In cases of gestational diabetes, there is an increased risk for both the mother and baby of developing diabetes later in life.

Dr McCarthy is attempting to identify the signalling pathways between the placenta and adipose (fat) tissue.

"Ultimately, once we figure out what those pathways are we can target them and alter them to improve the conversation between the placenta and adipose. We can create more effective therapies for both conditions he said," he added.

He takes cell and blood samples from women with the condition and cultures them in the lab to mimic the conditions of the womb.

Those tissues are treated with different compounds to see if improvement can be made in the signalling pathways.

They are also recruiting 4,000 women for their 'PARROT' study across seven maternity hospitals in Ireland in an effort to enable doctors to detect pre-eclampsia earlier. 

Dr McCarthy is also using flow cytometry, an immunology method, in his research.

He said the Infant Centre, which employs around 150 people across different medical fields and clerical positions, is in an ideal location in Cork University Maternity Hospital.

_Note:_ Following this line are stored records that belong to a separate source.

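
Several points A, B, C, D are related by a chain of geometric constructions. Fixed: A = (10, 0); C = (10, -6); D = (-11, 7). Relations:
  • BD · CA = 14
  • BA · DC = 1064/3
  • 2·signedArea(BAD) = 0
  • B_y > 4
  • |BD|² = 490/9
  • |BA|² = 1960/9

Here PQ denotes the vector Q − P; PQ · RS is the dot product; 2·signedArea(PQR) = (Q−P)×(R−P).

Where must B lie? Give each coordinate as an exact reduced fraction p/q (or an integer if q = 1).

1. B_x = -4  [2·signedArea(BAD) = 0 ∩ BA · DC = 1064/3]
2. B_y = 14/3  [2·signedArea(BAD) = 0 ∩ BA · DC = 1064/3]
   → B = (-4, 14/3)

B = (-4, 14/3)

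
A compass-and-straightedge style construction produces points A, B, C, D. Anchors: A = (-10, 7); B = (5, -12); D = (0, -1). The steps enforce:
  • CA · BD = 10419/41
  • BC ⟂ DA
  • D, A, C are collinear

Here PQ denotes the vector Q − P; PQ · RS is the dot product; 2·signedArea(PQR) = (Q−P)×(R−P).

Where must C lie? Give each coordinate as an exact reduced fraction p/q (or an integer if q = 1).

1. C_x = 345/41  [D, A, C are collinear ∩ BC ⟂ DA]
2. C_y = -317/41  [D, A, C are collinear ∩ BC ⟂ DA]
   → C = (345/41, -317/41)

C = (345/41, -317/41)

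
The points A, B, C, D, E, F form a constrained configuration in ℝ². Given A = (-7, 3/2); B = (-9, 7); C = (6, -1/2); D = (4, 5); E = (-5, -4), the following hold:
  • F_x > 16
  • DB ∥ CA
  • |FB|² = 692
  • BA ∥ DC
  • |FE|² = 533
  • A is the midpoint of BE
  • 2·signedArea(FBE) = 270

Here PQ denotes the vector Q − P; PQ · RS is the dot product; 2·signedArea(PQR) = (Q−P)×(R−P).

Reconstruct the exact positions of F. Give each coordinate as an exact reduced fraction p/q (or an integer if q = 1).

1. F_x = 17  [line 11·x + 4·y + -199 = 0 ∩ |FB|² = 692]
2. F_y = 3  [line 11·x + 4·y + -199 = 0 ∩ |FB|² = 692]
   → F = (17, 3)

F = (17, 3)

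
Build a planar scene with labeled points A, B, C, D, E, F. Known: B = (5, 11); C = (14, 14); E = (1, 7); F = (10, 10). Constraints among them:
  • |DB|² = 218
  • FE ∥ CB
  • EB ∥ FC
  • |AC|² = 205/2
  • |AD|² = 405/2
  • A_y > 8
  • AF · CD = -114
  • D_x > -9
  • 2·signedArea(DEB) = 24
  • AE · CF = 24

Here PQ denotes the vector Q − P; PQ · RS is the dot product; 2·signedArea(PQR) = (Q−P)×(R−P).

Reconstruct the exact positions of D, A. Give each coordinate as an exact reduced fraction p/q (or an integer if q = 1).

A = (11/2, 17/2)
D = (-8, 4)

1. A_x = 11/2  [line 4·x + 4·y + -56 = 0 ∩ |AC|² = 205/2]
2. A_y = 17/2  [line 4·x + 4·y + -56 = 0 ∩ |AC|² = 205/2]
   → A = (11/2, 17/2)
3. D_x = -8  [2·signedArea(DEB) = 24 ∩ AF · CD = -114]
4. D_y = 4  [2·signedArea(DEB) = 24 ∩ AF · CD = -114]
   → D = (-8, 4)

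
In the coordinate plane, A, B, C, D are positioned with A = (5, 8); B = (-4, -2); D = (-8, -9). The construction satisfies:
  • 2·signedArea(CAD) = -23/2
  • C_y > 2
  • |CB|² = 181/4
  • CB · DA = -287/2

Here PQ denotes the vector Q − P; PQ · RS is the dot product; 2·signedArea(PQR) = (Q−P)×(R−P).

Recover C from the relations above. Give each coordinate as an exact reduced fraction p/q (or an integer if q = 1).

C = (1/2, 3)

1. C_x = 1/2  [2·signedArea(CAD) = -23/2 ∩ CB · DA = -287/2]
2. C_y = 3  [2·signedArea(CAD) = -23/2 ∩ CB · DA = -287/2]
   → C = (1/2, 3)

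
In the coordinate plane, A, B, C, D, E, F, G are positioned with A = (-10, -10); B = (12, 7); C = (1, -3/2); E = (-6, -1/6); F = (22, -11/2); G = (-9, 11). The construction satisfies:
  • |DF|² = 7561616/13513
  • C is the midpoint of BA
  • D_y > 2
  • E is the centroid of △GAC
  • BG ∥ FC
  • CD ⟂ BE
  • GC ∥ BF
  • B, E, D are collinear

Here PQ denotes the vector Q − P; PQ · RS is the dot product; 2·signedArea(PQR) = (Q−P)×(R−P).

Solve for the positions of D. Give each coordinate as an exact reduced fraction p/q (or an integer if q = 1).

D = (-5622/13513, 55581/27026)

1. D_x = -5622/13513  [B, E, D are collinear ∩ CD ⟂ BE]
2. D_y = 55581/27026  [B, E, D are collinear ∩ CD ⟂ BE]
   → D = (-5622/13513, 55581/27026)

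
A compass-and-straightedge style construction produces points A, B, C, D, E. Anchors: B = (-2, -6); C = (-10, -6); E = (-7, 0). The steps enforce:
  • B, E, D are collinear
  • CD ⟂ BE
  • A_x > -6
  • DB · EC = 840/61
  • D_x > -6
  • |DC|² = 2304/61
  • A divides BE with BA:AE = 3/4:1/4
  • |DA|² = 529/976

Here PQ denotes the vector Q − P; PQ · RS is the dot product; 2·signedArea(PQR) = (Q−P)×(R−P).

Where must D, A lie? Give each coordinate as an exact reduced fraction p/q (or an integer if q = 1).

A = (-23/4, -3/2)
D = (-322/61, -126/61)

1. D_x = -322/61  [B, E, D are collinear ∩ CD ⟂ BE]
2. D_y = -126/61  [B, E, D are collinear ∩ CD ⟂ BE]
   → D = (-322/61, -126/61)
3. A_x = -23/4  [A divides BE with BA:AE = 3/4:1/4]
4. A_y = -3/2  [A divides BE with BA:AE = 3/4:1/4]
   → A = (-23/4, -3/2)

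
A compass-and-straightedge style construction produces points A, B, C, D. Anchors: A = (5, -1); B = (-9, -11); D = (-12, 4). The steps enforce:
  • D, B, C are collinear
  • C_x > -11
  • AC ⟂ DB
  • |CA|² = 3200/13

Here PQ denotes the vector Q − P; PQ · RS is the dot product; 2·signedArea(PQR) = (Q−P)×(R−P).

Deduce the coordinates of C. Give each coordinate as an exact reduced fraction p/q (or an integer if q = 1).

1. C_x = -135/13  [D, B, C are collinear ∩ AC ⟂ DB]
2. C_y = -53/13  [D, B, C are collinear ∩ AC ⟂ DB]
   → C = (-135/13, -53/13)

C = (-135/13, -53/13)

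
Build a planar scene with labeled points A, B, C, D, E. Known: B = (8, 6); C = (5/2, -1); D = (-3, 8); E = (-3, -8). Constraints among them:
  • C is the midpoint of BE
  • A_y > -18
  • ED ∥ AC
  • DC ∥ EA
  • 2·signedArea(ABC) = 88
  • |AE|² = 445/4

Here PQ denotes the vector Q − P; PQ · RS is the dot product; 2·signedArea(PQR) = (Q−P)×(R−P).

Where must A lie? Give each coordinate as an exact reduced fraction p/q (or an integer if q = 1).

1. A_x = 5/2  [ED ∥ AC ∩ DC ∥ EA]
2. A_y = -17  [ED ∥ AC ∩ DC ∥ EA]
   → A = (5/2, -17)

A = (5/2, -17)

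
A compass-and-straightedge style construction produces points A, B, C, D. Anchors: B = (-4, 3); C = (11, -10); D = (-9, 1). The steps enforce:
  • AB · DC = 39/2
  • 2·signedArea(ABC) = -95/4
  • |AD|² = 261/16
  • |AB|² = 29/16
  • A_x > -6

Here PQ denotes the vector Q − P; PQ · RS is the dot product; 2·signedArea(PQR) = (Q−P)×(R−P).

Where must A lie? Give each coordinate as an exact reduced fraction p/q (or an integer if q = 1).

1. A_x = -21/4  [AB · DC = 39/2 ∩ 2·signedArea(ABC) = -95/4]
2. A_y = 5/2  [AB · DC = 39/2 ∩ 2·signedArea(ABC) = -95/4]
   → A = (-21/4, 5/2)

A = (-21/4, 5/2)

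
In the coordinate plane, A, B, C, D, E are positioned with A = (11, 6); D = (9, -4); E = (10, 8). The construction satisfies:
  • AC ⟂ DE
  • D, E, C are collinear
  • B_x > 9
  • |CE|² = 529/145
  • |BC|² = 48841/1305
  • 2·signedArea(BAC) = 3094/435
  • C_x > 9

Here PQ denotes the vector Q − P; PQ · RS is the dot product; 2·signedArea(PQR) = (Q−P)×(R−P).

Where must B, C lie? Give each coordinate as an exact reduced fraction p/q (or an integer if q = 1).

B = (28/3, 0)
C = (1427/145, 884/145)

1. C_x = 1427/145  [D, E, C are collinear ∩ AC ⟂ DE]
2. C_y = 884/145  [D, E, C are collinear ∩ AC ⟂ DE]
   → C = (1427/145, 884/145)
3. B_x = 28/3  [line -14/145·x + -168/145·y + 392/435 = 0 ∩ |BC|² = 48841/1305]
4. B_y = 0  [line -14/145·x + -168/145·y + 392/435 = 0 ∩ |BC|² = 48841/1305]
   → B = (28/3, 0)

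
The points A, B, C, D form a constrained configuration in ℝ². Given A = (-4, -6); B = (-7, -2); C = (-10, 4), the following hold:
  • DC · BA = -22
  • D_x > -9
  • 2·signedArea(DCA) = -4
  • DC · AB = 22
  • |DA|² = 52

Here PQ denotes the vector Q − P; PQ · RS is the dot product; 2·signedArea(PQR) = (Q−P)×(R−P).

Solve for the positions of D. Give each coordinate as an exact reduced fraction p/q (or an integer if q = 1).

1. D_x = -8  [DC · AB = 22 ∩ 2·signedArea(DCA) = -4]
2. D_y = 0  [DC · AB = 22 ∩ 2·signedArea(DCA) = -4]
   → D = (-8, 0)

D = (-8, 0)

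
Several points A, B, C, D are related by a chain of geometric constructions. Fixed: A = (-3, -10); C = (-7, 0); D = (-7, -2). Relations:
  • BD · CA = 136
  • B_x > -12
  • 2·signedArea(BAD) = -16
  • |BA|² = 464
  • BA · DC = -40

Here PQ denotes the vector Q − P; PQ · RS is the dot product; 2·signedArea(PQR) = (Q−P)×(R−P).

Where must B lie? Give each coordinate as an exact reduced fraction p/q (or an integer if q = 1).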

"Being on the top floor of a hospital offers you the benefit of having your 'samples' on all floors below you.We have the ease of access in getting to patients, it's all literally within seconds down the stairs. It makes life a lot easier," he said.

Dr McCarthy was a recent recipient of an Emerging Investigator Award from the Health Research Board. 

"I'm delighted. It was a lot of work but hopefully the outcome will be that we can expand obstetrician perinatal research here in INFANT," he said.

Dr Jane English, also from the Infant Center, was another of the 11 successful researchers to receive the award for her research into early diagnosis of Autism Spectrum Disorder through blood biomarkers.